Hybrid Soft Electrostatic Metamaterial Gripper for Multi-surface, Multi-object Adaptation

TL;DR

The paper tackles the challenge of universal soft gripping by addressing residual peeling forces and limited payload in electroadhesive grippers. It introduces the Soft Electrostatic Metamaterial (SEM) gripper, which combines metamaterial cut patterns with electroadhesion to achieve directional adhesion and controlled preloading, enabling rapid release and higher lifting capability. Through design, optimization (NSGA-II), layer-by-layer fabrication, and extensive experiments, the SEM system demonstrates adhesion directionality up to $65.5\times$ and lifting up to $1617\times$ its weight while handling diverse flat and curved surfaces and deformable objects. This approach yields a lightweight, scalable, multi-surface gripper with practical potential for delicate-to-heavy object manipulation in soft robotics.

Abstract

One of the trendsetting themes in soft robotics has been the goal of developing the ultimate universal soft robotic gripper. One that is capable of manipulating items of various shapes, sizes, thicknesses, textures, and weights. All the while still being lightweight and scalable in order to adapt to use cases. In this work, we report a soft gripper that enables delicate and precise grasps of fragile, deformable, and flexible objects but also excels in lifting heavy objects of up to 1617x its own body weight. The principle behind the soft gripper is based on extending the capabilities of electroadhesion soft grippers through the enhancement principles found in metamaterial adhesion cut and patterning. This design amplifies the adhesion and grasping payload in one direction while reducing the adhesion capabilities in the other direction. This counteracts the residual forces during peeling (a common problem with electroadhesive grippers), thus increasing its speed of release. In essence, we are able to tune the maximum strength and peeling speed, beyond the capabilities of previous electroadhesive grippers. We study the capabilities of the system through a wide range of experiments with single and multiple-fingered peel tests. We also demonstrate its modular and adaptive capabilities in the real-world with a two-finger gripper, by performing grasping tests of up to $5$ different multi-surfaced objects.

Figures (9)

• Figure 1: (a) Soft Electrostatic Metamaterial (SEM) gripper. (b) The SEM adhesive.
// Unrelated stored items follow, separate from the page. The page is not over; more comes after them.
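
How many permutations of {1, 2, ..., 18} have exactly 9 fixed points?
Choose the 9 fixed points C(18,9) = 48620, derange the rest: !9 = Σ_{j=0}^{9} (-1)^j·9!/j! = 362880 - 362880 + 181440 - 60480 + 15120 - 3024 + 504 - 72 + 9 - 1 = 133496. Product = 48620 × 133496 = 6490575520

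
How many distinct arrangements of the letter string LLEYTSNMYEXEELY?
15! / (4! × 3! × 3! × 1! × 1! × 1! × 1! × 1!) = 1513512000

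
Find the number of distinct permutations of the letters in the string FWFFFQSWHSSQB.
13! / (2! × 1! × 2! × 1! × 3! × 4!) = 10810800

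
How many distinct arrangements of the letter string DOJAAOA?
7! / (1! × 1! × 3! × 2!) = 420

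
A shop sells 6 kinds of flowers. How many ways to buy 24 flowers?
C(24+6-1, 6-1) = C(29, 5) = 118755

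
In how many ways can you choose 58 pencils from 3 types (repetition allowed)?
C(58+3-1, 3-1) = C(60, 2) = 1770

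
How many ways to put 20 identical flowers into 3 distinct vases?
C(20+3-1, 3-1) = C(22, 2) = 231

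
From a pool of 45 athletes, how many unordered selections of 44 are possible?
C(45,44) = 45!/(44!×1!) = 45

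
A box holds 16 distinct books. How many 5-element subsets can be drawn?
C(16,5) = 16!/(5!×11!) = 4368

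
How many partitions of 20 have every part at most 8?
Let r_j(i) = number of partitions of i into parts ≤ j, for i = 0..20. r_1(i) = 1 for all i; r_j(i) = r_{j-1}(i) + r_j(i-j). Rows j = 2..8: ≤2: 1 1 2 2 3 3 4 4 5 5 6 6 7 7 8 8 9 9 10 10 11; ≤3: 1 1 2 3 4 5 7 8 10 12 14 16 19 21 24 27 30 33 37 40 44; ≤4: 1 1 2 3 5 6 9 11 15 18 23 27 34 39 47 54 64 72 84 94 108; ≤5: 1 1 2 3 5 7 10 13 18 23 30 37 47 57 70 84 101 119 141 164 192; ≤6: 1 1 2 3 5 7 11 14 20 26 35 44 58 71 90 110 136 163 199 235 282; ≤7: 1 1 2 3 5 7 11 15 21 28 38 49 65 82 105 131 164 201 248 300 364; ≤8: 1 1 2 3 5 7 11 15 22 29 40 52 70 89 116 146 186 230 288 352 434. r_8(20) = 434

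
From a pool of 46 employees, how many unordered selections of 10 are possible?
C(46,10) = 46!/(10!×36!) = 4076350421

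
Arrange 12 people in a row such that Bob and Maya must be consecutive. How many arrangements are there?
Treat the 2 as one block: (12-2+1)! × 2! = 39916800 × 2 = 79833600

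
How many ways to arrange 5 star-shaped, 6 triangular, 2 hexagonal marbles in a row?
13! / (5! × 6! × 2!) = 36036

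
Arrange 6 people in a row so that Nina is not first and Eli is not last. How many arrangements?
By inclusion-exclusion: 6! - 2×(6-1)! + (6-2)! = 720 - 240 + 24 = 504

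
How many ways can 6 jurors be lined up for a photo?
6! = 720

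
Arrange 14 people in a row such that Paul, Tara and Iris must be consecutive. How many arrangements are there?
Treat the 3 as one block: (14-3+1)! × 3! = 479001600 × 6 = 2874009600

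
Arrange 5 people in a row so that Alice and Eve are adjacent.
Treat as block: (5-1)! × 2! = 24 × 2 = 48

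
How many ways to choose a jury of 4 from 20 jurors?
C(20,4) = 20!/(4!×16!) = 4845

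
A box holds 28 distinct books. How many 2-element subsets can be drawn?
C(28,2) = 28!/(2!×26!) = 378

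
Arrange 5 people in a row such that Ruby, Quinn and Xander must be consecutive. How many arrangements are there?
Treat the 3 as one block: (5-3+1)! × 3! = 6 × 6 = 36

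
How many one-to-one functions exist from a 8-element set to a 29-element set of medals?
P(29,8) = 29!/(29-8)! = 173059286400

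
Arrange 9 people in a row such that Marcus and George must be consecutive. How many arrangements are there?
Treat the 2 as one block: (9-2+1)! × 2! = 40320 × 2 = 80640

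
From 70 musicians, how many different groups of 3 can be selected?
C(70,3) = 70!/(3!×67!) = 54740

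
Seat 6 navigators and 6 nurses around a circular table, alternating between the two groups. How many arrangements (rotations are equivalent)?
Fix one of the navigators: (6-1)! ways for the remaining navigators, × 6! ways for the nurses = 120 × 720 = 86400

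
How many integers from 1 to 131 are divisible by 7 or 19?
⌊131/7⌋ + ⌊131/19⌋ - ⌊131/133⌋ = 18 + 6 - 0 = 24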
The scale bar is 20 mm.
• Figure 2: Adhesion Simulation in COMSOL. a) The metamaterial is first evaluated by lifting in the forward direction until the material releases the substrate [Top], then repeated in the reverse direction [Bottom]. Results of (b) 3 Point Polygon, (c) 5 Point Polygon, and (d) 7 Point Polygon optimizations, showing high-performing shapes and optimization chronology. The color bar shows the sequence of design evaluations, with brighter colors occurring later. The clustering of bright numbers at the top right is indicative of optimizer progress.
• Figure 3: Fabrication process. a-i) First dielectric mixture layer is blade-casted by a film applicator. a-ii) Laser cut interdigitated electrodes are attached to the pre-cured dielectric layer onto a PET sheet. a-iii) Second dielectric mixture layer is blade-casted. a-iv) Metamaterial cut lines are created using laser cutter. Conductive tapes are attached. b) Prototyped SEM adhesive [Left]. An electrostatic adhesion is generated by applying high voltage. [Right]
• Figure 4: SEM gripper Mechanism. a) A parallel gripper controlled with a single servo motor [Top]. The mechanism of the parallel gripper [Bottom]. b) The bistable gripper mechanism consists of two arms connected by a hinge joint. Two rubberbands are connected at the top and bottom of the arm in order to create the bistable mechanism. The tendon assists in pulling it back to its initial state. c) The gripper snaps onto the object as soon as on contact with object, voltage is then applied to enhance adhesion between the object and the adhesive [Top]. The two-arm symmetrical SEM adhesive. Note that the grasping stress applied to SEM adhesive is the same direction for maximum peeling force enduring large payload [Bottom].
• Figure 5: a) Normalized adhesion directionality of simulation vs experiment. b) Experimental normalized forward adhesion stress of different shapes.